Tuesday, 14 January 2020: 9:45 AM
104B (Boston Convention and Exhibition Center)
Kenneth J. Davis, The Pennsylvania State Univ., University Park, PA; and N. Balashov, Z. Barkley, A. Deng, L. Diaz-Isaac, S. Feng, B. Gaudet, T. Lauvaux, N. Miles, Y. Pan, S. Richardson, and D. P. Sarmiento

Accurate and precise estimates of greenhouse gas emissions from cities require accurate and precise meteorological reanalyses. The transport properties of greatest interest to greenhouse gas budgets are boundary layer depth, wind speed and wind direction. We present a synthesis of studies focused on the ability of the Weather Research and Forecast model (WRF) to reproduced the observed state of the atmospheric boundary layer in and around the city of Indianapolis, Indiana. We show that simulated ABL properties in our default WRF reanalysis contain biases that a function of time of year, except for surface layer winds which are always biased high in the model. We demonstrate that ABL dispersion is significantly overestimated close to surface sources, potentially causing errors in the interpretation of tower-based GHG observations. We explore the causes of these biases by varying the parameterizations we employ in the WRF model, and by creating a more realistic description of the land surface. We find that the urban surface energy balance and momentum fluxes are significantly biased. The surface energy balance errors are reduced, but not eliminated, by including a more realistic representation of the fractional vegetation cover within the city. These modifications, however, do not cause a large change in the ABL simulations, suggesting that the errors in the urban ABL simulation are strongly influenced by the simulation of the rural meteorological conditions. We further demonstrate persistent spatial patterns in ABL biases across the US Midwestern region, but show the potential for minimizing these biases with a carefully pruned model ensemble. Finally, we quantify the random errors in simulated ABL properties, and show that assimilation of locally observed ABL winds significantly reduces errors in the simulated winds, and that carefully chosen model ensembles can potentially represent the random error in our reanalyses.

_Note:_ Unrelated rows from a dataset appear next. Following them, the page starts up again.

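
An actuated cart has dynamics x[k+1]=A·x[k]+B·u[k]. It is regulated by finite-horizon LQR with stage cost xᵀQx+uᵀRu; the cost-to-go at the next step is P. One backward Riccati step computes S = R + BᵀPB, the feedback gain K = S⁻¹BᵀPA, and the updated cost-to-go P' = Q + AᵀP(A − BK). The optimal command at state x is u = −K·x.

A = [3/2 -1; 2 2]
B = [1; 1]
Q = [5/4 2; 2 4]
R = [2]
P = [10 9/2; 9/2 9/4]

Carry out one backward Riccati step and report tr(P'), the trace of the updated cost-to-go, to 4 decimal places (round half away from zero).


11.2634

BᵀP = [14.5000 6.7500]
S = R + BᵀPB = [2] + [21.2500] = [23.2500]
BᵀPA = [35.2500 -1.0000]
K = S⁻¹·BᵀPA = [1.5161 -0.0430]
A−BK = [-0.0161 -0.9570; 0.4839 2.0430]
AᵀP(A−BK) = [5.0565 0.0161; 0.0161 0.9570]
P' = Q + AᵀP(A−BK) = [6.3065 2.0161; 2.0161 4.9570]
tr(P') = 11.2634


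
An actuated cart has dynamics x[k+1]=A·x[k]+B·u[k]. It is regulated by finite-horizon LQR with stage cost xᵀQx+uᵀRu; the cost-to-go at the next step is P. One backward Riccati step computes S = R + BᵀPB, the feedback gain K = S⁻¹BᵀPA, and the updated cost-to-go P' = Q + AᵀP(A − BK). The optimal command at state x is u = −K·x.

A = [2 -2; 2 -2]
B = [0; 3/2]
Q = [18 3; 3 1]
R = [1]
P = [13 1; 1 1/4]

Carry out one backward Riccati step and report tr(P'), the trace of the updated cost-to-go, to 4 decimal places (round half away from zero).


BᵀP = [1.5000 0.3750]
S = R + BᵀPB = [1] + [0.5625] = [1.5625]
BᵀPA = [3.7500 -3.7500]
K = S⁻¹·BᵀPA = [2.4000 -2.4000]
A−BK = [2.0000 -2.0000; -1.6000 1.6000]
AᵀP(A−BK) = [52.0000 -52.0000; -52.0000 52.0000]
P' = Q + AᵀP(A−BK) = [70.0000 -49.0000; -49.0000 53.0000]
tr(P') = 123.0000

123.0000


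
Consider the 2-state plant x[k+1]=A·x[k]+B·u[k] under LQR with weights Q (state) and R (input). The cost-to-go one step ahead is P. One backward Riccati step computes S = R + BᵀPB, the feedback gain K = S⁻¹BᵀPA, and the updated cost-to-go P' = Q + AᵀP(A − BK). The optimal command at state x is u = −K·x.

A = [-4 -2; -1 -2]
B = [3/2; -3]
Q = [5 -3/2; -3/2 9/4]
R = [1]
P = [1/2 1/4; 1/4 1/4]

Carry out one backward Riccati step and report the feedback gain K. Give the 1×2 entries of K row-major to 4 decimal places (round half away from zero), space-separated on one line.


0.1765 0.3529

BᵀP = [0.0000 -0.3750]
S = R + BᵀPB = [1] + [1.1250] = [2.1250]
BᵀPA = [0.3750 0.7500]
K = S⁻¹·BᵀPA = [0.1765 0.3529]
A−BK = [-4.2647 -2.5294; -0.4706 -0.9412]
AᵀP(A−BK) = [10.1838 6.8676; 6.8676 4.7353]
P' = Q + AᵀP(A−BK) = [15.1838 5.3676; 5.3676 6.9853]
tr(P') = 22.1691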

These results show the benefits of integrated ABL observational systems in evaluating urban ABL simulations, and suggest that evaluation of errors in both rural meteorological simulations, and surface layer winds and dispersion are of high importance for improving future reanalyses. Finally, the seasonal and regional nature of ABL biases suggest that no single configuration of the WRF modeling system is likely to minimize errors in all environments, and that model ensembles represent a more realistic path forward in characterizing urban GHG transport and its uncertainties. These findings can be directly translated to studies of urban air quality, and to simulations of urban climate.